Genome-wide association studies aim to identify genetic contributions to common diseases such as diabetes and atherosclerosis by comparing samples from those with the disease and healthy individuals. Because of the difficulty in sampling diseased tissue from living patients, blood samples are often used for the comparisons. The impact of such studies is potentially substantial, but scientists at McGill University have now sounded a note of caution about the use of blood samples as surrogates.

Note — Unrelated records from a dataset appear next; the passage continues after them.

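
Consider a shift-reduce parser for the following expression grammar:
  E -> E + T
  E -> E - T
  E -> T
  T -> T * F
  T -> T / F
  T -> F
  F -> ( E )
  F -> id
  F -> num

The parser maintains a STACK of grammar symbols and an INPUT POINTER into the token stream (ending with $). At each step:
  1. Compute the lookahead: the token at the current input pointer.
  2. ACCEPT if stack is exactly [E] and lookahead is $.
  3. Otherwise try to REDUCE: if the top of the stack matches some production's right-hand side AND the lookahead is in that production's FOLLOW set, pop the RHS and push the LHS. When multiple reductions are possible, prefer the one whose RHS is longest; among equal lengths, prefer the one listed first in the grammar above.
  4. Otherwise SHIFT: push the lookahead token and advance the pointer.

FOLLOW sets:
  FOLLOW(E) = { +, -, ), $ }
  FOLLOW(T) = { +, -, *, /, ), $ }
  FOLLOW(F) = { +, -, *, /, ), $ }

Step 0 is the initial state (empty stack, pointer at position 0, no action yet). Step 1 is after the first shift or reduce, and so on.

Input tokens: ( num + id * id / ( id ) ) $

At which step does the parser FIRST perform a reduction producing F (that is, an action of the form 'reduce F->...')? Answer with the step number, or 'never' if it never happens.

Step 1: shift (. Stack=[(] ptr=1 lookahead=num remaining=[num + id * id / ( id ) ) $]
Step 2: shift num. Stack=[( num] ptr=2 lookahead=+ remaining=[+ id * id / ( id ) ) $]
Step 3: reduce F->num. Stack=[( F] ptr=2 lookahead=+ remaining=[+ id * id / ( id ) ) $]

Answer: 3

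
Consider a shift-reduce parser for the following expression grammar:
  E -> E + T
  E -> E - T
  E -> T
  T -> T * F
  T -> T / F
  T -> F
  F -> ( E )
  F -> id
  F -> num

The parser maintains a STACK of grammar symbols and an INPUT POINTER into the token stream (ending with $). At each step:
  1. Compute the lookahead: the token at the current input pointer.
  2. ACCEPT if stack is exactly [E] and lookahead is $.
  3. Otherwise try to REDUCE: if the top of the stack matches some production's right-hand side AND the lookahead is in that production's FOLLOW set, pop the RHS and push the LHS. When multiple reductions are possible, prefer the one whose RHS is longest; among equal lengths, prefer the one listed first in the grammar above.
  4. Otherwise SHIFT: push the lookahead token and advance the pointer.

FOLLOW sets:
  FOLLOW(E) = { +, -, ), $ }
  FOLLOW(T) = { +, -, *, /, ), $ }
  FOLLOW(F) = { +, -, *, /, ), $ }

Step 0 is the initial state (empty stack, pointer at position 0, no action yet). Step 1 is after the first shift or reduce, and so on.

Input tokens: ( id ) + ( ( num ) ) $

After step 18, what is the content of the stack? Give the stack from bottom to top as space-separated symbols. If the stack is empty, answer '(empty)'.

Answer: E + ( F

Derivation:
Step 1: shift (. Stack=[(] ptr=1 lookahead=id remaining=[id ) + ( ( num ) ) $]
Step 2: shift id. Stack=[( id] ptr=2 lookahead=) remaining=[) + ( ( num ) ) $]
Step 3: reduce F->id. Stack=[( F] ptr=2 lookahead=) remaining=[) + ( ( num ) ) $]
Step 4: reduce T->F. Stack=[( T] ptr=2 lookahead=) remaining=[) + ( ( num ) ) $]
Step 5: reduce E->T. Stack=[( E] ptr=2 lookahead=) remaining=[) + ( ( num ) ) $]
Step 6: shift ). Stack=[( E )] ptr=3 lookahead=+ remaining=[+ ( ( num ) ) $]
Step 7: reduce F->( E ). Stack=[F] ptr=3 lookahead=+ remaining=[+ ( ( num ) ) $]
Step 8: reduce T->F. Stack=[T] ptr=3 lookahead=+ remaining=[+ ( ( num ) ) $]
Step 9: reduce E->T. Stack=[E] ptr=3 lookahead=+ remaining=[+ ( ( num ) ) $]
Step 10: shift +. Stack=[E +] ptr=4 lookahead=( remaining=[( ( num ) ) $]
Step 11: shift (. Stack=[E + (] ptr=5 lookahead=( remaining=[( num ) ) $]
Step 12: shift (. Stack=[E + ( (] ptr=6 lookahead=num remaining=[num ) ) $]
Step 13: shift num. Stack=[E + ( ( num] ptr=7 lookahead=) remaining=[) ) $]
Step 14: reduce F->num. Stack=[E + ( ( F] ptr=7 lookahead=) remaining=[) ) $]
Step 15: reduce T->F. Stack=[E + ( ( T] ptr=7 lookahead=) remaining=[) ) $]
Step 16: reduce E->T. Stack=[E + ( ( E] ptr=7 lookahead=) remaining=[) ) $]
Step 17: shift ). Stack=[E + ( ( E )] ptr=8 lookahead=) remaining=[) $]
Step 18: reduce F->( E ). Stack=[E + ( F] ptr=8 lookahead=) remaining=[) $]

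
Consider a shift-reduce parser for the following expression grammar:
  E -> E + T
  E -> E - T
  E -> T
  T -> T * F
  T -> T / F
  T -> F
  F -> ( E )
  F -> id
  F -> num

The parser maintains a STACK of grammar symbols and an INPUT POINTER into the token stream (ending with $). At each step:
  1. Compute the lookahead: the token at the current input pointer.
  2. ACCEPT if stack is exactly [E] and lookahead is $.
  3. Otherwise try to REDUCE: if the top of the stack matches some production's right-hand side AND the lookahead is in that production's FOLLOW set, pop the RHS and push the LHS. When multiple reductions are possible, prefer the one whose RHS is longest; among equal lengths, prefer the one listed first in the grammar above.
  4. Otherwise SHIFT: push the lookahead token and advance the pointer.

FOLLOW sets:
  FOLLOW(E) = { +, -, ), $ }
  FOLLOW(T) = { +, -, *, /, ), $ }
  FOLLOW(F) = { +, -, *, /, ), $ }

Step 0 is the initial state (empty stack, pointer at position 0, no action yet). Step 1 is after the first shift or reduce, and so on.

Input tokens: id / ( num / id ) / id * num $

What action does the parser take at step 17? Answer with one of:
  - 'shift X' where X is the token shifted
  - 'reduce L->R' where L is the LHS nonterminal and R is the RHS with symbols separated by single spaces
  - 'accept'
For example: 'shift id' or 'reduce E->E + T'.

Step 1: shift id. Stack=[id] ptr=1 lookahead=/ remaining=[/ ( num / id ) / id * num $]
Step 2: reduce F->id. Stack=[F] ptr=1 lookahead=/ remaining=[/ ( num / id ) / id * num $]
Step 3: reduce T->F. Stack=[T] ptr=1 lookahead=/ remaining=[/ ( num / id ) / id * num $]
Step 4: shift /. Stack=[T /] ptr=2 lookahead=( remaining=[( num / id ) / id * num $]
Step 5: shift (. Stack=[T / (] ptr=3 lookahead=num remaining=[num / id ) / id * num $]
Step 6: shift num. Stack=[T / ( num] ptr=4 lookahead=/ remaining=[/ id ) / id * num $]
Step 7: reduce F->num. Stack=[T / ( F] ptr=4 lookahead=/ remaining=[/ id ) / id * num $]
Step 8: reduce T->F. Stack=[T / ( T] ptr=4 lookahead=/ remaining=[/ id ) / id * num $]
Step 9: shift /. Stack=[T / ( T /] ptr=5 lookahead=id remaining=[id ) / id * num $]
Step 10: shift id. Stack=[T / ( T / id] ptr=6 lookahead=) remaining=[) / id * num $]
Step 11: reduce F->id. Stack=[T / ( T / F] ptr=6 lookahead=) remaining=[) / id * num $]
Step 12: reduce T->T / F. Stack=[T / ( T] ptr=6 lookahead=) remaining=[) / id * num $]
Step 13: reduce E->T. Stack=[T / ( E] ptr=6 lookahead=) remaining=[) / id * num $]
Step 14: shift ). Stack=[T / ( E )] ptr=7 lookahead=/ remaining=[/ id * num $]
Step 15: reduce F->( E ). Stack=[T / F] ptr=7 lookahead=/ remaining=[/ id * num $]
Step 16: reduce T->T / F. Stack=[T] ptr=7 lookahead=/ remaining=[/ id * num $]
Step 17: shift /. Stack=[T /] ptr=8 lookahead=id remaining=[id * num $]

Answer: shift /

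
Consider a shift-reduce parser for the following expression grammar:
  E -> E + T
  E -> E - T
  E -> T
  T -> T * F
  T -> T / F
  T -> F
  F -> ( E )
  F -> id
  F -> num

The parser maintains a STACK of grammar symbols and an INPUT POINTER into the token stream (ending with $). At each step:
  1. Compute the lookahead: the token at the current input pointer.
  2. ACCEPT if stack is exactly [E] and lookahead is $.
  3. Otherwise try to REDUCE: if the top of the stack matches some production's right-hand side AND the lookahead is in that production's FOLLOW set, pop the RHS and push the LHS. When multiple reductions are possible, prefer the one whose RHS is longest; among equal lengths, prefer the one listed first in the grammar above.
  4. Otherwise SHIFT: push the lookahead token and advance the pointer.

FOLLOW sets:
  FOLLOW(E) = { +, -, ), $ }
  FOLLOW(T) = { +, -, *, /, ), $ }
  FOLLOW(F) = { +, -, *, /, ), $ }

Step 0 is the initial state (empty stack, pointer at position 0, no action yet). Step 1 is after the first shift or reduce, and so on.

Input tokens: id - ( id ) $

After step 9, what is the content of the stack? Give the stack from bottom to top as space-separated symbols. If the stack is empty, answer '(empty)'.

Step 1: shift id. Stack=[id] ptr=1 lookahead=- remaining=[- ( id ) $]
Step 2: reduce F->id. Stack=[F] ptr=1 lookahead=- remaining=[- ( id ) $]
Step 3: reduce T->F. Stack=[T] ptr=1 lookahead=- remaining=[- ( id ) $]
Step 4: reduce E->T. Stack=[E] ptr=1 lookahead=- remaining=[- ( id ) $]
Step 5: shift -. Stack=[E -] ptr=2 lookahead=( remaining=[( id ) $]
Step 6: shift (. Stack=[E - (] ptr=3 lookahead=id remaining=[id ) $]
Step 7: shift id. Stack=[E - ( id] ptr=4 lookahead=) remaining=[) $]
Step 8: reduce F->id. Stack=[E - ( F] ptr=4 lookahead=) remaining=[) $]
Step 9: reduce T->F. Stack=[E - ( T] ptr=4 lookahead=) remaining=[) $]

Answer: E - ( T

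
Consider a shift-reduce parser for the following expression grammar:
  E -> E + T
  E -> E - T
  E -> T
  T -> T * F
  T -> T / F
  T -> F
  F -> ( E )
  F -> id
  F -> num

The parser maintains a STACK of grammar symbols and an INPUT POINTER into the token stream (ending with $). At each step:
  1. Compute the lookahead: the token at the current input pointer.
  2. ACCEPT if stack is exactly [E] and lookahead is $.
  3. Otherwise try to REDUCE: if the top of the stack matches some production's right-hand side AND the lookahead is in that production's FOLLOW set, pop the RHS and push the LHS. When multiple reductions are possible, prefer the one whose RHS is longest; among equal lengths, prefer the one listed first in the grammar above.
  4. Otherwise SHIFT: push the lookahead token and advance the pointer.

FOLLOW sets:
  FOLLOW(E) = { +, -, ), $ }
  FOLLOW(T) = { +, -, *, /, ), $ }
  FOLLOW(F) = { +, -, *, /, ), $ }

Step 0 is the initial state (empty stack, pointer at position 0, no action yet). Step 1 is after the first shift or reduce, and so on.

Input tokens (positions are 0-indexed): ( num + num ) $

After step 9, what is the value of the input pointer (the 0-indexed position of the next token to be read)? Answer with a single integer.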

It had been assumed that DNA is essentially identical in every cell in the body, and that blood acts as a good surrogate for other tissues but, in an investigation into the underlying genetic causes of abdominal aortic aneurysms (AAA), the McGill team found differences between DNA from blood samples and diseased tissue. AAA is a localised widening and weakening of the abdominal aorta which can lead to fatal rupture of the aorta and is one of a small number of vascular diseases in which tissue samples are removed as part of therapy. Since activation of apoptosis has been linked to the development and progression of AAA, the team were examining the role of sequence variations in the BAK1 gene (BAK1) which encodes a pro-apoptotic protein. BAK1 abdominal aorta cDNA from AAA patients and healthy individuals were compared with each other as well as with BAK1 genomic sequences obtained from matching blood samples. Specific BAK1 single nucleotide polymorphism (SNP) containing alleles were found in both aneurysmic (31 cases) and healthy aortic tissue (5 cases) but not in the matching blood samples. If the mutations discovered in the tissue cells are found to predispose for AAA – or other vascular diseases – they could lead to new therapeutic targets. Although the study compared complementary DNA from aortic tissue with genomic DNA from blood, if the mismatch between blood and tissue samples turns out to be a general phenomenon when comparing like DNA, it questions the validity of the widespread practice of using blood samples to represent diseased tissue in genome-wide association studies.
The study is published in full in the July issue of the journal Human Mutation.